One Grammy - no orchestra


"The fact that John McLaughlin Williams (above) doesn't have an orchestra of his own is a disgrace," says musicologist, critic and producer Walter Simmons, who employed Williams on CDs devoted to the little-known American romantic Nicolas Flagello.

How can a conductor as obviously talented as Williams remain hidden in plain sight? The answer has to do with his relatively late start and the circuitous path he took to the podium, the unusual repertoire he has chosen to champion and the vagaries of a business in which the best musicians don't always get the best gigs.

"It's really been a guerilla campaign," says Williams. "There's a chute that most conductors go through, but I came in through the side door. I missed certain contacts that help get to that next level. It's not that I won't get there, but it definitely takes more work."

"How people react to me in a racial sense is completely subjective and something they keep to themselves," Williams says. "Not that I suspect any skullduggery. I don't, but you never can tell. I've had older black conductors tell me their careers were completely marked out by race, and I believe that's true.

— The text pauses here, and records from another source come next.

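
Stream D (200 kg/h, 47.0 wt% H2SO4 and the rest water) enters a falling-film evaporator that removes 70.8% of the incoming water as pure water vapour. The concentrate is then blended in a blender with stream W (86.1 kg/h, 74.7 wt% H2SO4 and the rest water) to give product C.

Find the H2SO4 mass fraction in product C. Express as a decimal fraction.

Vapour removed = 0.708×0.530×200 = 75.048 kg/h; concentrate = 124.95 kg/h.
H2SO4 reaching the mixer = 94 (from concentrate) + 86.1×0.747 = 158.32 kg/h.
Product flow = 124.95 + 86.1 = 211.05 kg/h; H2SO4 fraction = 0.7501.

0.7501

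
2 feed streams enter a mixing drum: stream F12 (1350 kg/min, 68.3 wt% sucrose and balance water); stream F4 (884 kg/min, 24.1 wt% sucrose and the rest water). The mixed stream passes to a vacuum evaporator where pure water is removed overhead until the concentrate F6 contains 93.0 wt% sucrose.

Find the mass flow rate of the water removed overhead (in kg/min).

1013 kg/min

sucrose entering = 1350×0.683 + 884×0.241 = 1135.1 kg/min.
All sucrose reports to F6, so F6 = 1135.1/0.930 = 1220.5 kg/min.
Total feed = 2234 kg/min; overhead = 2234 − 1220.5 = 1013.5 kg/min.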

But they're older, and things have changed in great ways in this country."
Read the full article by Mark Styker in today's Detroit Free Press. Sometime Overgrown Path contributor John McLaughlin Williams won a Grammy in 2007 for his recording of Messiaen's Oiseaux Exotiques. Learn about the Berlin Philharmonic's first black conductor here.

Photo credit Susan Tusa/Detroit Free Press. Any copyrighted material on these pages is included as "fair use", for the purpose of study, review or critical analysis only, and will be removed at the request of copyright owner(s). Report errors to - overgrownpath at hotmail dot co dot uk

Comments

Garth Trinkl said…
Apparently, the American Seaver/National Endowment for the Arts Conductors Award was discontinued after 2002. Past winners included:

Hugh Wolff and Kent Nagano, 1985;
Catherine Comet, Jahja Ling, and Neal Stulberg, 1988;
Kenneth Jean and Carl St. Clair, 1990;
David Loebel and Christopher Wilkins, 1992;
Robert Spano, 1994;
Alan Gilbert and David Robertson, 1997;
William Eddins, 2000; and
JoAnn Falletta and Miguel Harth-Bedoya, 2002.

The U.S. taxpayer supported award was worth $50,000; which would have helped support an American middle-class family of three or four for perhaps three years.

http://en.wikipedia.org/wiki/Seaver/National_Endowment_for_the_Arts_Conductors_Award

*

(I recall that American composer John Adams was one of about two and one-half dozen American composers who received a National Endowment for the Arts composing fellowship of $5,000 in 1979. Later, he received significantly larger NEA composing fellowships.)
La Cowntessa said…
The question of race is certainly one that's come up in opera, a fair bit, in terms of which conductors are hired. The first (and until recently) apparently only black conductor at the Met was a gentleman back in the 70's. As far as I am aware, the recent acquisition of Kazem Abdullah is only the second black gentleman to have conducted there.

(And we won't even get into female conductors and the stunning amount of backlash when they are introduced, see: Marin Alsop.)